Forever Indebted to You

Walter Russell Mead on the Bipartisan War on the Young:

Romney appears to be following suit, matching Obama’s calls for Congress to freeze interest rate increases for student loans. And Senate Republicans agree: Minority Leader Mitch McConnell voiced support for the extension, although he took issue with Democratic plans to pay for the bill through higher taxes on businesses. For all the talk of unprecedented political polarization, we may finally have found an issue on which both sides agree.

Unfortunately, both sides get incompletes. Today’s students need more than cheap student loans. Lower tuition and better job prospects are the two things today’s students need most. A big fat federal program to lower interest on student loans will have the opposite effect: removing incentives for colleges to lower tuition while encouraging students to go into more debt to finance degree programs that are increasingly divorced from practical application in the job market.

This is perhaps the greatest irony. In their attempts to court the youth vote ahead of the election, both parties are letting down the young, sacrificing the needs of future generations for short-term political gain. But since that’s a pretty good description of the approach our political establishment brings to almost every question that comes up — why be surprised?

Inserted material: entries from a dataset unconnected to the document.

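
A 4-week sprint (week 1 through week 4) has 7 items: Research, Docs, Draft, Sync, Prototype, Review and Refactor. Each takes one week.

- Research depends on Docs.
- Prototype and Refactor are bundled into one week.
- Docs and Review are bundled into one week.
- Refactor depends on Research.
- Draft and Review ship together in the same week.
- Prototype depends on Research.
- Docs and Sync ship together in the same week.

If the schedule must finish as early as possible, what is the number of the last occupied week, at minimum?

The precedence chain requires at least 3 distinct weeks.
3 works (last occupied week: week 3): for example Research -> week 2, Draft -> week 1, Refactor -> week 3, Prototype -> week 3, Review -> week 1, Sync -> week 1, Docs -> week 1.

week 3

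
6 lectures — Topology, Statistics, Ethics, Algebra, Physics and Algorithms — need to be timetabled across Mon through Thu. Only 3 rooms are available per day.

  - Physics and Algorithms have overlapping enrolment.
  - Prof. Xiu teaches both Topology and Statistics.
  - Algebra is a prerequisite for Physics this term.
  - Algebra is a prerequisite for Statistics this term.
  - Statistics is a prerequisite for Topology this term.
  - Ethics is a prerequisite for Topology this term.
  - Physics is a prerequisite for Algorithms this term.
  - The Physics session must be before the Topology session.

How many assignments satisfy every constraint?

25

Splitting on Topology: it can be Wed (4), Thu (21). Listing each branch's schedules as (Statistics, Ethics, Algebra, Physics, Algorithms):
Topology=Wed: (Tue,Mon,Mon,Tue,Wed) (Tue,Mon,Mon,Tue,Thu) (Tue,Tue,Mon,Tue,Wed) (Tue,Tue,Mon,Tue,Thu) — 4.
Topology=Thu: (Tue,Mon,Mon,Tue,Wed) (Tue,Mon,Mon,Tue,Thu) (Tue,Mon,Mon,Wed,Thu) (Tue,Tue,Mon,Tue,Wed) (Tue,Tue,Mon,Tue,Thu) (Tue,Tue,Mon,Wed,Thu) (Tue,Wed,Mon,Tue,Wed) (Tue,Wed,Mon,Tue,Thu) (Tue,Wed,Mon,Wed,Thu) (Wed,Mon,Mon,Tue,Wed) (Wed,Mon,Mon,Tue,Thu) (Wed,Mon,Mon,Wed,Thu) (Wed,Mon,Tue,Wed,Thu) (Wed,Tue,Mon,Tue,Wed) (Wed,Tue,Mon,Tue,Thu) (Wed,Tue,Mon,Wed,Thu) (Wed,Tue,Tue,Wed,Thu) (Wed,Wed,Mon,Tue,Wed) (Wed,Wed,Mon,Tue,Thu) (Wed,Wed,Mon,Wed,Thu) (Wed,Wed,Tue,Wed,Thu) — 21.
Summing: 4 + 21 = 25.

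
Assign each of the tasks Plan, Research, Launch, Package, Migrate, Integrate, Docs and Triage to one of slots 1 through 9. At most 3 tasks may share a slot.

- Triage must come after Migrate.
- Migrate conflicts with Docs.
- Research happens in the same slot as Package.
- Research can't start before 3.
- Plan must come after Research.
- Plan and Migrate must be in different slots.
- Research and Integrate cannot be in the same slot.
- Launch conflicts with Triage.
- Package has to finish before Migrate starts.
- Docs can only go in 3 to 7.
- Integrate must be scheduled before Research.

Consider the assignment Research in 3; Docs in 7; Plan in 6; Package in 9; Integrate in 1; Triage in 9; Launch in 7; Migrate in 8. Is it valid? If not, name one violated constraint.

Migrate conflicts with Docs — holds.
Docs can only go in 3 to 7 — holds.
Research happens in the same slot as Package — violated.
Plan and Migrate must be in different slots — holds.
Plan must come after Research — holds.
Package has to finish before Migrate starts — violated.
Research can't start before 3 — holds.
Integrate must be scheduled before Research — holds.
Launch conflicts with Triage — holds.
Triage must come after Migrate — holds.
Research and Integrate cannot be in the same slot — holds.
At most 3 tasks may share a slot — holds.

No. Research happens in the same slot as Package is not satisfied.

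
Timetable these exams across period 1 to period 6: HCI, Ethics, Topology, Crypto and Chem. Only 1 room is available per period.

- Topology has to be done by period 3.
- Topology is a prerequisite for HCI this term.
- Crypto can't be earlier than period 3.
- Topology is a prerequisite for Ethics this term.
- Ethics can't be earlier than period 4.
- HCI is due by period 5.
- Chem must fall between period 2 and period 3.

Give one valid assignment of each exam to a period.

Crypto in period 3; Ethics in period 4; Chem in period 2; HCI in period 5; Topology in period 1

Checking: Topology(period 1) before Ethics(period 4); Topology(period 1) before HCI(period 5); HCI=period 5 in [period 1,period 5]; Crypto=period 3 in [period 3,period 6]; Topology=period 1 in [period 1,period 3]; Ethics=period 4 in [period 4,period 6]; Chem=period 2 in [period 2,period 3]; max 1 per period (cap 1).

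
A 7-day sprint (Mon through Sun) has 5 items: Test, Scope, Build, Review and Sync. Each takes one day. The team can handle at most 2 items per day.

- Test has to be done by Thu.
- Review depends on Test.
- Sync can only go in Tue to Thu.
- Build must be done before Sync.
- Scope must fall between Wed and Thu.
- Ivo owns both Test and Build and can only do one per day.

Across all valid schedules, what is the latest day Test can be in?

Thu

Test's own window allows nothing later than Thu.
Test at Thu is achievable: Test in Thu, Build in Mon, Scope in Wed, Sync in Tue, Review in Fri.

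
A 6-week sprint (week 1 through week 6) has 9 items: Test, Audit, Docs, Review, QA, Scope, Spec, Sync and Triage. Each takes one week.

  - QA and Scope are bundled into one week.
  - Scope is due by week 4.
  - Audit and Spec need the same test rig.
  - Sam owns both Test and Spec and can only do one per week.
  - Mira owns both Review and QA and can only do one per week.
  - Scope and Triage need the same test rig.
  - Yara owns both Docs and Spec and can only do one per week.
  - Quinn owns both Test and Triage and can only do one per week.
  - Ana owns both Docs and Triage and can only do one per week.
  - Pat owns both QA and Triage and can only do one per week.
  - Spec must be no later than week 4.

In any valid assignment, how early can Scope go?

week 1

Scope's own window allows nothing later than week 4.
Scope at week 1 is achievable: Triage in week 3; Test in week 2; QA in week 1; Scope in week 1; Spec in week 1; Sync in week 1; Audit in week 2; Review in week 2; Docs in week 2.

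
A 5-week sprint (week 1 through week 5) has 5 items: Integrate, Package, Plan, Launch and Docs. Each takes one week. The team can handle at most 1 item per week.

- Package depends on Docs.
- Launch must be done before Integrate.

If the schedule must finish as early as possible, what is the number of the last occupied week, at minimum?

The precedence chain requires at least 2 distinct weeks.
With at most 1 per week and 5 tasks, at least 5 weeks are needed.
5 works (last occupied week: week 5): for example Launch -> week 1; Package -> week 4; Integrate -> week 2; Docs -> week 3; Plan -> week 5.

week 5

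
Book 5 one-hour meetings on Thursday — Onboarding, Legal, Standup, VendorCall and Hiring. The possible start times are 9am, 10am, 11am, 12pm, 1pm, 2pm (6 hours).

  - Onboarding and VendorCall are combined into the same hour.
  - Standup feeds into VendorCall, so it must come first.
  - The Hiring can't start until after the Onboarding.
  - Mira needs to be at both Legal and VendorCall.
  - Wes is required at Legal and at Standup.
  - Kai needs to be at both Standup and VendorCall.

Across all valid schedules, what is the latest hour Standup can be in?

12pm

Downstream work caps Standup at 12pm.
Standup at 12pm is achievable: VendorCall -> 1pm, Standup -> 12pm, Hiring -> 2pm, Legal -> 9am, Onboarding -> 1pm.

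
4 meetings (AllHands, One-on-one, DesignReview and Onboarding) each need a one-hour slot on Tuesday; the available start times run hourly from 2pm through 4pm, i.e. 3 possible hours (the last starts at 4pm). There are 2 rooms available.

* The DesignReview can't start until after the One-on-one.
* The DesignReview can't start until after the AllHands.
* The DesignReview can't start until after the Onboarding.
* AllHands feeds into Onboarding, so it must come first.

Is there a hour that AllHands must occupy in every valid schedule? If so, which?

2pm

Downstream work caps AllHands at 2pm.
So AllHands is pinned to 2pm.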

I see a couple of additional ironies here. The first is that while President Obama harps about how unfair it is to saddle kids with student loan debt, he's demonstrated that he has few qualms about hanging trillions of dollars of additional national debt around their necks. The second is that so many people fail to understand the connection between increased government subsidies of student loans and rising costs for college. The irony is that the more student loan support the government provides, the more the colleges can continue to raise tuition. This is the vicious cycle we’ve been stuck in for some time and those who think that government subsidized student loans somehow make college cheaper are delusional.